The core CTranslate2 implementation is framework agnostic. The logic that is specific to each framework is moved to a conversion step that loads supported models into a unified representation. The weights are then optionally quantized and saved into an optimized binary format.

Supported frameworks

The Python module includes a conversion API and conversion scripts for multiple frameworks:

Model structure

The conversion produces a model directory containing a binary model file, a JSON configuration, and one or more vocabulary files:

config.json
model.bin
source_vocabulary.json
target_vocabulary.json

Tip

The Python API exposes the function ctranslate2.contains_model to check if a directory is a CTranslate2 model.
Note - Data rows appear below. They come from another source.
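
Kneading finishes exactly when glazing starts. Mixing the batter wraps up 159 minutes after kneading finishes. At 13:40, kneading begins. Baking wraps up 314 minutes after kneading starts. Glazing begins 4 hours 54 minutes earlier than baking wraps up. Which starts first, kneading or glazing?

kneading

Baking ends at 13:40 + 314 min = 18:54.
Glazing starts at 18:54 − 294 min = 14:00.
Kneading starts at 13:40 and glazing starts at 14:00, so kneading is first.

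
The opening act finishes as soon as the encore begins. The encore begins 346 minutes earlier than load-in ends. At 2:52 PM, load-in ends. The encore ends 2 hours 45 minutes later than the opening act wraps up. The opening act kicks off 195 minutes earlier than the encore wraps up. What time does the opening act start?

The encore starts at 2:52 PM − 346 min = 9:06 AM.
So the opening act ends at 9:06 AM.
The encore ends at 9:06 AM + 165 min = 11:51 AM.
The opening act starts at 11:51 AM − 195 min = 8:36 AM.

8:36 AM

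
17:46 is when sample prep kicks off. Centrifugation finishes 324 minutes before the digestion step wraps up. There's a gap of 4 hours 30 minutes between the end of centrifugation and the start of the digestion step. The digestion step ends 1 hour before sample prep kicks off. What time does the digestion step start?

15:52

The digestion step ends at 17:46 − 60 min = 16:46.
Centrifugation ends at 16:46 − 324 min = 11:22.
The digestion step starts at 11:22 + 270 min = 15:52.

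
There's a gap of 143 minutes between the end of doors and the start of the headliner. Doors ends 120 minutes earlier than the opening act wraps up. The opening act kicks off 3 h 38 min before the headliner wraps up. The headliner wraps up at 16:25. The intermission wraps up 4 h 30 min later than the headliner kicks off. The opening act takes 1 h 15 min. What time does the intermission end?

18:55

The opening act starts at 16:25 − 218 min = 12:47.
The opening act ends at 12:47 + 75 min = 14:02.
Doors ends at 14:02 − 120 min = 12:02.
The headliner starts at 12:02 + 143 min = 14:25.
The intermission ends at 14:25 + 270 min = 18:55.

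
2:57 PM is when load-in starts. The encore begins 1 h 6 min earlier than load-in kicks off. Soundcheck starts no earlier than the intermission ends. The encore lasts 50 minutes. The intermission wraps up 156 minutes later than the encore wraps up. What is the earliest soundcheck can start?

The encore starts at 2:57 PM − 66 min = 1:51 PM.
The encore ends at 1:51 PM + 50 min = 2:41 PM.
The intermission ends at 2:41 PM + 156 min = 5:17 PM.
Soundcheck is bounded by the intermission, so the earliest it can start is 5:17 PM.

5:17 PM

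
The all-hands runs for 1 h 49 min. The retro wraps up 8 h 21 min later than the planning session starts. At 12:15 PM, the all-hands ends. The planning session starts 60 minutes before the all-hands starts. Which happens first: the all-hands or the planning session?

the planning session

The all-hands starts at 12:15 PM − 109 min = 10:26 AM.
The planning session starts at 10:26 AM − 60 min = 9:26 AM.
The all-hands starts at 10:26 AM and the planning session starts at 9:26 AM, so the planning session is first.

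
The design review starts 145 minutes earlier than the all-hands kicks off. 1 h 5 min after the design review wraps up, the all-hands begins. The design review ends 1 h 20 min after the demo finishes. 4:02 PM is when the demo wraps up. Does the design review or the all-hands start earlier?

the design review

The design review ends at 4:02 PM + 80 min = 5:22 PM.
The all-hands starts at 5:22 PM + 65 min = 6:27 PM.
The design review starts at 6:27 PM − 145 min = 4:02 PM.
The design review starts at 4:02 PM and the all-hands starts at 6:27 PM, so the design review is first.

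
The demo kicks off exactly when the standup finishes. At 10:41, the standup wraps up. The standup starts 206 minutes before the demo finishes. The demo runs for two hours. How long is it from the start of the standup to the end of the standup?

1 hour 26 minutes

The demo starts at 10:41.
The demo ends at 10:41 + 120 min = 12:41.
The standup starts at 12:41 − 206 min = 09:15.
From 09:15 to 10:41 is 1 hour 26 minutes.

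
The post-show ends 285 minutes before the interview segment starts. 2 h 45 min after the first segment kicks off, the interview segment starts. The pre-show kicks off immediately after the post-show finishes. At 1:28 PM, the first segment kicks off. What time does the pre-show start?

The interview segment starts at 1:28 PM + 165 min = 4:13 PM.
The post-show ends at 4:13 PM − 285 min = 11:28 AM.
So the pre-show starts at 11:28 AM.

11:28 AM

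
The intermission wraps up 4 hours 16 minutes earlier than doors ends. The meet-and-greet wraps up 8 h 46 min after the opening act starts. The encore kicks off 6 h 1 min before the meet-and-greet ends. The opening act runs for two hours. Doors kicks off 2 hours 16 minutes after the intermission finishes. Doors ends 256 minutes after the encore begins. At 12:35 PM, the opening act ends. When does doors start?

3:36 PM

The opening act starts at 12:35 PM − 120 min = 10:35 AM.
The meet-and-greet ends at 10:35 AM + 526 min = 7:21 PM.
The encore starts at 7:21 PM − 361 min = 1:20 PM.
Doors ends at 1:20 PM + 256 min = 5:36 PM.
The intermission ends at 5:36 PM − 256 min = 1:20 PM.
Doors starts at 1:20 PM + 136 min = 3:36 PM.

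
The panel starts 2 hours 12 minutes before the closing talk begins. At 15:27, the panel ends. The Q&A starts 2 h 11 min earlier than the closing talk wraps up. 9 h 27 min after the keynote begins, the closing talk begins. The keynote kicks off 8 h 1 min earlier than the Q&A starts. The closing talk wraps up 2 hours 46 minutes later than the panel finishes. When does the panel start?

15:16

The closing talk ends at 15:27 + 166 min = 18:13.
The Q&A starts at 18:13 − 131 min = 16:02.
The keynote starts at 16:02 − 481 min = 08:01.
The closing talk starts at 08:01 + 567 min = 17:28.
The panel starts at 17:28 − 132 min = 15:16.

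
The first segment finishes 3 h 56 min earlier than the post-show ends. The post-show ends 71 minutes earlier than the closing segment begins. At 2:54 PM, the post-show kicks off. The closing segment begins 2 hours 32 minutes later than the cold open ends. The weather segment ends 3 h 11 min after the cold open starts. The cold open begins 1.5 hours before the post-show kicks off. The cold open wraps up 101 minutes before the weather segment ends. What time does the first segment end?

12:19 PM

The cold open starts at 2:54 PM − 90 min = 1:24 PM.
The weather segment ends at 1:24 PM + 191 min = 4:35 PM.
The cold open ends at 4:35 PM − 101 min = 2:54 PM.
The closing segment starts at 2:54 PM + 152 min = 5:26 PM.
The post-show ends at 5:26 PM − 71 min = 4:15 PM.
The first segment ends at 4:15 PM − 236 min = 12:19 PM.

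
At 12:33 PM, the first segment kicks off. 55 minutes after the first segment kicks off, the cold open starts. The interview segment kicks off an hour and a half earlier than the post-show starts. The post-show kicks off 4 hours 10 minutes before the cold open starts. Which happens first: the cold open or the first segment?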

Quantization and reduced precision

The converters support reducing the weights precision to save on space and possibly accelerate the model execution. See the Quantization documentation.

Backward compatibility

New versions of CTranslate2 are backward compatible with models that were previously converted. This compatibility is rarely broken, even for major versions.

Attention

Forward compatibility is not guaranteed, however. The CTranslate2 version loading the model should not be older than the version that converted the model.
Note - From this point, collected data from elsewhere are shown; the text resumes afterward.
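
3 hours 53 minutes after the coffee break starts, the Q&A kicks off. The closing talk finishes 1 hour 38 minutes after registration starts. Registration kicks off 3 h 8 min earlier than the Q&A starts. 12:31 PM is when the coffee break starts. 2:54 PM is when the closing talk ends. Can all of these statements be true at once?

The Q&A starts at 12:31 PM + 233 min = 4:24 PM.
Registration starts at 4:24 PM − 188 min = 1:16 PM.
The closing talk ends at 1:16 PM + 98 min = 2:54 PM.
That matches the stated 2:54 PM, so the schedule is consistent.

Yes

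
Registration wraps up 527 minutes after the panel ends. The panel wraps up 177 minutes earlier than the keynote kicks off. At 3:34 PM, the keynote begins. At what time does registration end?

9:24 PM

The panel ends at 3:34 PM − 177 min = 12:37 PM.
Registration ends at 12:37 PM + 527 min = 9:24 PM.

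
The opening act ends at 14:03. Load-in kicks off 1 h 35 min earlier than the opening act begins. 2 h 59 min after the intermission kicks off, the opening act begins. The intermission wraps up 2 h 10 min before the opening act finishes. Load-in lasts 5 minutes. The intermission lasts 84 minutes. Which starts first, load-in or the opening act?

load-in

The intermission ends at 14:03 − 130 min = 11:53.
The intermission starts at 11:53 − 84 min = 10:29.
The opening act starts at 10:29 + 179 min = 13:28.
Load-in starts at 13:28 − 95 min = 11:53.
Load-in starts at 11:53 and the opening act starts at 13:28, so load-in is first.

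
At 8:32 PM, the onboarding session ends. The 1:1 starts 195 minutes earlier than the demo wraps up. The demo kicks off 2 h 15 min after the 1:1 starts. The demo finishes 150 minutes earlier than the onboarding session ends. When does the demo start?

The demo ends at 8:32 PM − 150 min = 6:02 PM.
The 1:1 starts at 6:02 PM − 195 min = 2:47 PM.
The demo starts at 2:47 PM + 135 min = 5:02 PM.

5:02 PM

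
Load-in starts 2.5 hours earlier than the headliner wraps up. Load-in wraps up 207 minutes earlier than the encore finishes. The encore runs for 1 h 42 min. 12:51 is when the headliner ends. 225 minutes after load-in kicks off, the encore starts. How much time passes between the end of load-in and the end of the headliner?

Load-in starts at 12:51 − 150 min = 10:21.
The encore starts at 10:21 + 225 min = 14:06.
The encore ends at 14:06 + 102 min = 15:48.
Load-in ends at 15:48 − 207 min = 12:21.
From 12:21 to 12:51 is 0.5 hours.

0.5 hours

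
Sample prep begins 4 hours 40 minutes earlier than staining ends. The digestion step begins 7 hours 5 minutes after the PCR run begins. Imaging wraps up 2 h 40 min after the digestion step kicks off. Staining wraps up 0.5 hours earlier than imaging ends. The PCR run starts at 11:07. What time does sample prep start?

15:42

The digestion step starts at 11:07 + 425 min = 18:12.
Imaging ends at 18:12 + 160 min = 20:52.
Staining ends at 20:52 − 30 min = 20:22.
Sample prep starts at 20:22 − 280 min = 15:42.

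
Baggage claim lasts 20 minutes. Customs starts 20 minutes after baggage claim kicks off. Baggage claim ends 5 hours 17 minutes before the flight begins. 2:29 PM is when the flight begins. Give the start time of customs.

9:12 AM

Baggage claim ends at 2:29 PM − 317 min = 9:12 AM.
Baggage claim starts at 9:12 AM − 20 min = 8:52 AM.
Customs starts at 8:52 AM + 20 min = 9:12 AM.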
For example a new model is converted with CTranslate2 3.17.0, but the production server is still using an older version 3.15.0. There is no guarantee that this new model can be loaded and executed without issues. The production server should be updated to use version 3.17.0 or greater.

Portability

Converted models are portable in the sense they can be loaded on another machine using a different operating system or CPU architecture.

The only restriction is the 2 machines must use the same endianness.

Add a new converter

You can write your own converter as long as the model architecture is supported by CTranslate2. The converter should populate a model specification with trained weights.

Tip

See the existing converters which could be used as templates.

Model specification

A model specification defines the structures and names of the model weights. Converters should fill out this specification with weights coming from a trained model.

In the Python code, a model specification is represented as nested LayerSpec objects, where intermediate objects define weights scopes and leaf objects define the weights name and value. This is similar to how you would define a model in PyTorch (using nn.Module) or TensorFlow (using tf.Module).

The final structure defines the full name of each weight that the C++ code should read when building the model. For example, a weight that can be accessed with root.encoder.embeddings.weight (where root is the top-level LayerSpec object) will have for name encoder/embeddings/weight in the serialized model.

Changes in this structure are tracked by a revision number (see next section).

Model serialization

The model serialization is defined in the Python file model_spec.py. It is a simple binary serialization that is easy and fast to load from C++.

Converted models have 2 levels of versioning to manage backward compatibility:

Binary version: the structure of the binary file
Model specification revision: the variable names expected by each model.

For example, adding a new field in the binary file will increment (1), but changing a variable name will increment (2).